Step One - optional: Color your coffee filters...they only take a few minutes to dry.



Use a small bowl and add a few drops of red food coloring then add some water and mix well. Just dip the fluted edges of the filters (10 or so at a time) in the bowl and watch the color move up. Separate and place on paper towels to dry. Note: If you make a larger cardboard form you will need more coffee filters.

Step Two - optional: Cut the fluted edges into petals as pictured below.



This makes the filters look a little like roses when they are gathered and placed on the cardboard form. Iron the filters if needed then stack them together and cut away!  You get a slightly different look when you don't do this step. Note: You can also use natural colored coffee filters.

Step Three - optional: Make the template for the cardboard form.



My finished template is approximately 14 inches across by 11 inches tall by 2 inches wide.  Cut out the template, iron to the cardboard and mark with a pencil or marker. (I like the pencil better because it makes a tiny indent for your rotary cutter...just a little easier.)

Step Four: Make the cardboard form.


If not using a template make a heart shape approximately 14 inches across by 11 inches tall by 2 inches wide. Cut out the cardboard using a rotary cutter or scissors. Note: If you make a larger cardboard form or one to fill in completely you will need more coffee filters.


Step Five - optional: Make the hangers for attaching the ribbon to hang the heart.


Yippee, you get to use your low temp glue gun. Bend your two soda tabs slightly and glue the portion without the hole to the cardboard form. Make sure to have the hole side of the tab on the top and place on the top portion of the heart with the hole flared away from the cardboard. Use lots and lots of glue and let it dry before proceeding.

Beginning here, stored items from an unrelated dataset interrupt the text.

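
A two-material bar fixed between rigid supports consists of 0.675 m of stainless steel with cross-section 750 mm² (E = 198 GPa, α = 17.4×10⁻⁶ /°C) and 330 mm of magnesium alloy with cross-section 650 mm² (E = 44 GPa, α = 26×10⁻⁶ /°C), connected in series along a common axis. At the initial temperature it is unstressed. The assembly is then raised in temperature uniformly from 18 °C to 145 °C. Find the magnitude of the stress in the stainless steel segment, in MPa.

Free thermal expansion of the whole bar: Σ αᵢΔT Lᵢ = 17.4×10⁻⁶×127×675 + 26×10⁻⁶×127×330 = 2.581 mm.
The walls prevent any net length change, so an axial force P (same in every segment) develops. Compatibility: P · Σ Lᵢ/(AᵢEᵢ) = δ_free.
Σ Lᵢ/(AᵢEᵢ) = 675/(750×198×10³) + 330/(650×44×10³) = 1.608×10⁻⁵ mm/N.
P = 2.581 / 1.608×10⁻⁵ = 160500 N = 160.5 kN, compressive.
σ_{stainless steel} = P / A = 160500 / 750 = 214 MPa.

σ ≈ 214 MPa (compressive)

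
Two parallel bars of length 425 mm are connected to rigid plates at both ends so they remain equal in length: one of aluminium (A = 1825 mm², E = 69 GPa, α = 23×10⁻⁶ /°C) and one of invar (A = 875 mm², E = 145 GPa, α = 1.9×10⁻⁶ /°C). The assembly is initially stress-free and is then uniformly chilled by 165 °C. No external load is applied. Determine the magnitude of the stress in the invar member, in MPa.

The aluminium has the larger α, so on cooling it would change length more than the invar if both were free. The rigid plates force a common final length, so the aluminium is put into tension and the invar into compression, with equal and opposite forces P (no external load).
Compatibility of the two members (thermal + elastic change equal): (α₁ − α₂)ΔT = P·[1/(A₁E₁) + 1/(A₂E₂)].
|α₁ − α₂|·ΔT = 21.1×10⁻⁶ × 165 = 0.003482.
1/(A₁E₁) + 1/(A₂E₂) = 1/(1825×69×10³) + 1/(875×145×10³) = 1.582×10⁻⁸ N⁻¹.
P = 0.003482 / 1.582×10⁻⁸ = 220000 N = 220 kN.
σ_{invar} = P/A₂ = 220000/875 = 251.5 MPa, compressive.

σ ≈ 251 MPa (compressive)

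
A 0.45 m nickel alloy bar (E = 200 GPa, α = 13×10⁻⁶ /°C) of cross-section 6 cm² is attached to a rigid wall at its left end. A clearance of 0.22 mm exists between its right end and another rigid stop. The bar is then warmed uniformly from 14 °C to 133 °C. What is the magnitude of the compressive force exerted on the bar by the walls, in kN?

P ≈ 127 kN

Unrestrained expansion: δ_free = αΔT L = 13×10⁻⁶ × 119 × 450 = 0.6962 mm.
After closing the 0.22 mm clearance, 0.6962 − 0.22 = 0.4762 mm of expansion remains to be suppressed by the wall.
That suppressed elongation corresponds to σ = E·Δ/L = 200×10³ × 0.4762/450 = 211.6 MPa.
P = σA = 211.6 × 600 = 127 kN.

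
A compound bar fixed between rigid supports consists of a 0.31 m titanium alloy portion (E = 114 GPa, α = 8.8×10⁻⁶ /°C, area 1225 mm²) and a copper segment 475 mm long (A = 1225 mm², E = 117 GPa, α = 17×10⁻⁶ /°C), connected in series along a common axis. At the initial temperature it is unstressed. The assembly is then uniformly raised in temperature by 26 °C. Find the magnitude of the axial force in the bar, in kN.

P ≈ 50.8 kN (compressive)

With the walls removed the bar would change length by δ_free = Σ αᵢΔT Lᵢ = 8.8×10⁻⁶×26×310 + 17×10⁻⁶×26×475 = 0.2809 mm.
The walls prevent any net length change, so an axial force P (same in every segment) develops. Compatibility: P · Σ Lᵢ/(AᵢEᵢ) = δ_free.
Σ Lᵢ/(AᵢEᵢ) = 310/(1225×114×10³) + 475/(1225×117×10³) = 5.534×10⁻⁶ mm/N.
P = 0.2809 / 5.534×10⁻⁶ = 50760 N = 50.76 kN, compressive.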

Step Six: Gather the filters and make a flower shape.


Step Seven: Tape to cardboard form.


Apply your permanent double sided tape to the cardboard form then press a gathered filter onto the tape. Continue taping then gathering and pressing more filters until the form is completely covered in the design of your choice.

Step Eight - optional: Add ribbon to hang the heart.


I used two pieces of 1/2 inch satin ribbon, each about 22 inches long. If you skip this step then just push your cardboard onto your nail, still cute.

Step Nine: Admire!


I would love to see a photo of your finished wreath!